O roteiro de “Persona” não se assemelha àquilo que costumamos designar por roteiro.
Quando se escreve um roteiro também se leva em conta as dificuldades técnicas. A bem dizer, é uma partitura que se escreve. Depois é só questão de colocar as vozes diante do atril e deixar a orquestra tocar.
Não sou pessoa para chegar ao estúdio ou ao lugar onde se realiza a filmagem e me convencer de que “este negócio vou solucionar de uma maneira ou de outra”. Para mim não é possível trabalhar a partir de uma improvisação. Eu só me atrevo a improvisar se sei que posso apoiar-me num plano meticulosamente traçado. Não sou capaz de confiar na inspiração quando me encontro no local de filmagem.
Quando lemos o texto de “Persona”, talvez dê a impressão de ser uma improvisação. Mas não. Esse texto foi rigorosamente concebido. Apesar disso, nunca repeti tantas cenas em minha vida como nesse filme. E quando digo que repeti cenas, não quero dizer filmagens de uma e mesma cena, no mesmo dia, mas sim novas filmagens por não ter ficado satisfeito com as sequências reveladas de cada dia.
A filmagem de “Persona” começou em Estocolmo e, no princípio, não correu nada bem.

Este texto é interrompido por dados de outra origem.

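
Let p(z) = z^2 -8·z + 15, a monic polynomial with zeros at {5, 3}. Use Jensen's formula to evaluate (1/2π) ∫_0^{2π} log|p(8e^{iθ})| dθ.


Zeros: 3, 5; r = 8.
Inside |z| < r: 3, 5. Outside (|z| ≥ r): ∅.
p(0) = 15, so log|p(0)| = log(15) = 2.7081.
Apply Jensen: I(r) = log|p(0)| + Σ_k log(r/|z_k|), summed over zeros inside |z| < r.
  log(r/|z_k|) for z_k = 5: log(8/5) = 0.4700
  log(r/|z_k|) for z_k = 3: log(8/3) = 0.9808
Sum over inside zeros: 1.4508.
I(r) = log|p(0)| + (inside sum) = 2.7081 + 1.4508 = 4.1589.
Closed form (all zeros inside, monic): I(r) = n·log(r) = 2·log(8) = 4.1589. ✓

I(r) ≈ 4.1589.


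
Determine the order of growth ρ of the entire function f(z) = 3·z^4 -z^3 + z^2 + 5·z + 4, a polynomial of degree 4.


|f(z)| ≤ Σ|c_k|·r^k = O(r^4) as r → ∞. Polynomial growth is O(e^{r^ε}) for every ε > 0 (since r^4/e^{r^ε} → 0), so ρ ≤ ε for all ε > 0, i.e. ρ = 0. Every nonconstant polynomial has order 0.
Therefore ρ = 0.

Order ρ = 0.


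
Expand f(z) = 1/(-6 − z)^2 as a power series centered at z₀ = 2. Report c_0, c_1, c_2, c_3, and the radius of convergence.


Let w = z − z₀, so z = z₀ + w.
Then -6 − z = -6 − (z₀ + w) = (-6 − z₀) − w = -8 − w.
f(z) = 1/(-8 − w)^2 = (1/(-8)^2) · (1 − w/(-8))^{−2}.
By the binomial series (1−u)^{−2} = Σ_{n≥0} C(n+1, 1) u^n for |u|<1, with u = w/(-8):
  c_n = C(n+1, 1) / (-8)^(n+2).
  c_0 = 1/(-8)^2 = 1/64.
  c_1 = 2/(-8)^3 = -1/256.
  c_2 = 3/(-8)^4 = 3/4096.
  c_3 = 4/(-8)^5 = -1/8192.
The series is valid for |w/d| < 1, i.e. |z − z₀| < |d|.
Radius of convergence: R = |-6 − z₀| = |-8| = 8 (distance from z₀ to the singularity z = -6).

c_0 = 1/64, c_1 = -1/256, c_2 = 3/4096, c_3 = -1/8192; R = 8.


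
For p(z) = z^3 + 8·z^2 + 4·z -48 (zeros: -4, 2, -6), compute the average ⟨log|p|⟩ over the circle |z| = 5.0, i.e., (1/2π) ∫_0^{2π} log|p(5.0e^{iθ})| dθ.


Zeros: -6, -4, 2; r = 5.0.
Inside |z| < r: -4, 2. Outside (|z| ≥ r): -6.
p(0) = -48, so log|p(0)| = log(48) = 3.8712.
Apply Jensen: I(r) = log|p(0)| + Σ_k log(r/|z_k|), summed over zeros inside |z| < r.
  log(r/|z_k|) for z_k = -4: log(5.0/4) = 0.2231
  log(r/|z_k|) for z_k = 2: log(5.0/2) = 0.9163
  Outside zeros (-6) contribute nothing to the Jensen sum.
Sum over inside zeros: 1.1394.
I(r) = log|p(0)| + (inside sum) = 3.8712 + 1.1394 = 5.0106.
Note: since some zeros are outside |z| ≤ r, the simplified n·log(r) form does NOT apply — only the inside zeros contribute.

I(r) ≈ 5.0106.


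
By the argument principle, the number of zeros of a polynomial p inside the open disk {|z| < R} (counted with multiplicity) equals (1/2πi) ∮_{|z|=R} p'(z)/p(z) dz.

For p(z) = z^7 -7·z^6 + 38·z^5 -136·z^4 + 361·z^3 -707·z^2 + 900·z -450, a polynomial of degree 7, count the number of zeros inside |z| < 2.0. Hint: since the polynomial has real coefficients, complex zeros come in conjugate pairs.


The zeros of p are: (2 + 1i), (2 - 1i), (0 + 3i), (0 - 3i), 1, (1 + 3i), (1 - 3i).
Their magnitudes are: 2.236, 2.236, 3, 3, 1, 3.162, 3.162.
Zeros with |z| < R = 2.0: 1.
Count = 1.
By the argument principle, (1/2πi) ∮_{|z|=R} p'(z)/p(z) dz equals exactly this count.

Number of zeros inside |z| < 2.0: 1.


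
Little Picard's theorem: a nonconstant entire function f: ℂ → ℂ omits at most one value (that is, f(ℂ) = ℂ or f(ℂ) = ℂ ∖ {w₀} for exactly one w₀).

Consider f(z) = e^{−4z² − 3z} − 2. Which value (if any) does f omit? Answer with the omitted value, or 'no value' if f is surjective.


Little Picard bounds the complement of f(ℂ) to at most one point.
The exponent g(z) = −4z² − 3z is a nonconstant polynomial, hence surjective onto ℂ. So e^{g(z)} takes every value in {e^w : w ∈ ℂ} = ℂ ∖ {0}. Adding -2 shifts the range to ℂ ∖ {-2}. f omits exactly -2.

Omitted value: -2.


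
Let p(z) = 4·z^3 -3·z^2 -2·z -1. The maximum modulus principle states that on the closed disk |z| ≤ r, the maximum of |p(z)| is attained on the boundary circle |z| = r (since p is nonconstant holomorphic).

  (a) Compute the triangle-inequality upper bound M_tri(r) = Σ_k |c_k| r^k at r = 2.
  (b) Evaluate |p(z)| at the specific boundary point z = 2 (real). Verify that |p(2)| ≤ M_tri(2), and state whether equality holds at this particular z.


Coefficients: c_0 = -1, c_1 = -2, c_2 = -3, c_3 = 4. Radius r = 2.
Part (a). Triangle bound: M_tri(r) = Σ_k |c_k| r^k
  = |-1|·2^0 + |-2|·2^1 + |-3|·2^2 + |4|·2^3
  = 1 + 4 + 12 + 32 = 49.
This bounds M(r) := max_{|z|=r} |p(z)| from above; equality holds iff all terms c_k z^k can be made to align in phase at a single z on |z|=r.
Part (b). At z = 2 (real, on the circle |z| = r):
  p(2) = (-1)·2^0 + (-2)·2^1 + (-3)·2^2 + (4)·2^3 = 15.
  |p(2)| = 15.
Check: |p(2)| = 15 ≤ 49 = M_tri(2). ✓ Equality does not hold at z = 2 (the coefficients have mixed signs, so the terms do not all align in phase there).

M_tri(2) = 49; |p(2)| = 15; equality at z=2: no.


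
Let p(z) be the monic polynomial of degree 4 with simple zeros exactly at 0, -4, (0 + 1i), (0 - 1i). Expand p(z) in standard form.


The polynomial is p(z) = ∏_{α ∈ S} (z − α), where S = {0, -4, (0 + 1i), (0 - 1i)}.
Expanding the product yields: p(z) = z^4 + 4·z^3 + z^2 + 4·z.
Note conjugate pairs combine to real quadratics: (z − (0+1i))(z − (0−1i)) = z² + 1.
The resulting polynomial has degree 4 and real coefficients as required.

p(z) = z^4 + 4·z^3 + z^2 + 4·z.


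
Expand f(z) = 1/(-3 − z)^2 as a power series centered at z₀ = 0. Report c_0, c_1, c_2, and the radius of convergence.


Let w = z − z₀, so z = z₀ + w.
Then -3 − z = -3 − (z₀ + w) = (-3 − z₀) − w = -3 − w.
f(z) = 1/(-3 − w)^2 = (1/(-3)^2) · (1 − w/(-3))^{−2}.
By the binomial series (1−u)^{−2} = Σ_{n≥0} C(n+1, 1) u^n for |u|<1, with u = w/(-3):
  c_n = C(n+1, 1) / (-3)^(n+2).
  c_0 = 1/(-3)^2 = 1/9.
  c_1 = 2/(-3)^3 = -2/27.
  c_2 = 3/(-3)^4 = 1/27.
The series is valid for |w/d| < 1, i.e. |z − z₀| < |d|.
Radius of convergence: R = |-3 − z₀| = |-3| = 3 (distance from z₀ to the singularity z = -3).

c_0 = 1/9, c_1 = -2/27, c_2 = 1/27; R = 3.


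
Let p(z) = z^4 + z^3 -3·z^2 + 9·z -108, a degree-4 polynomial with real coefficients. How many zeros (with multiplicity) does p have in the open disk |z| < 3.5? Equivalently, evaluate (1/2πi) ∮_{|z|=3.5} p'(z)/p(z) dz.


The zeros of p are: 3, (0 + 3i), (0 - 3i), -4.
Their magnitudes are: 3, 3, 3, 4.
Zeros with |z| < R = 3.5: 3, (0 + 3i), (0 - 3i).
Count = 3.
By the argument principle, (1/2πi) ∮_{|z|=R} p'(z)/p(z) dz equals exactly this count.

Number of zeros inside |z| < 3.5: 3.


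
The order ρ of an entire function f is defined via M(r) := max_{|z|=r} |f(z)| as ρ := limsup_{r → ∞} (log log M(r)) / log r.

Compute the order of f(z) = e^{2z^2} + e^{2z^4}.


Each summand is entire of order 2 and 4 respectively (as in the single-exponential case). The order of a sum is at most the max of the orders, so ρ ≤ 4. For the lower bound: on |z|=r choose arg z so that 2z^4 is real positive; then |e^{2z^4}| = e^{2r^4} while |e^{2z^2}| ≤ e^{2r^2} = o(e^{2r^4}). So |f| ≥ e^{2r^4}(1 − o(1)) and ρ ≥ 4. Hence ρ = max(2, 4) = 4.
Therefore ρ = 4.

Order ρ = 4.


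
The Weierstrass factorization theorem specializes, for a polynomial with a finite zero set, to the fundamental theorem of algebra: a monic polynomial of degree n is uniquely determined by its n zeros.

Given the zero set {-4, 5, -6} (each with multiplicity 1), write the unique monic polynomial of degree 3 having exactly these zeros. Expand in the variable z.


The polynomial is p(z) = ∏_{α ∈ S} (z − α), where S = {-4, 5, -6}.
Expanding the product yields: p(z) = z^3 + 5·z^2 -26·z -120.
The resulting polynomial has degree 3 and real coefficients as required.

p(z) = z^3 + 5·z^2 -26·z -120.


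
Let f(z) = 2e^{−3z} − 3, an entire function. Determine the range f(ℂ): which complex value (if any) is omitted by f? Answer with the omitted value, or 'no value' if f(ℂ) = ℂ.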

Depois, pouco a pouco, pudemos dizer: isto vamos fazer melhor, aquilo podemos arranjar de outro modo, e assim por diante. Ninguém se irritou. E ganha-se muito quando ninguém começa a dizendo: foi culpa minha. Além de o filme ter ganho bastante com o facto de se terem manifestado sentimentos pessoais durante a filmagem, a qual se pode classificar de filmagem feliz. Apesar do cansaço que sentia, experimentei uma liberdade ilimitada com a câmara e com a equipa técnica.
Com este filme, “Persona”, e, mais tarde com “Lágrimas e suspiros”, fui o mais longe que pude quanto à técnica narrativa. Isto é, com total liberdade toco em segredos para os quais não existem palavras e que só a cinematografia pode patentear.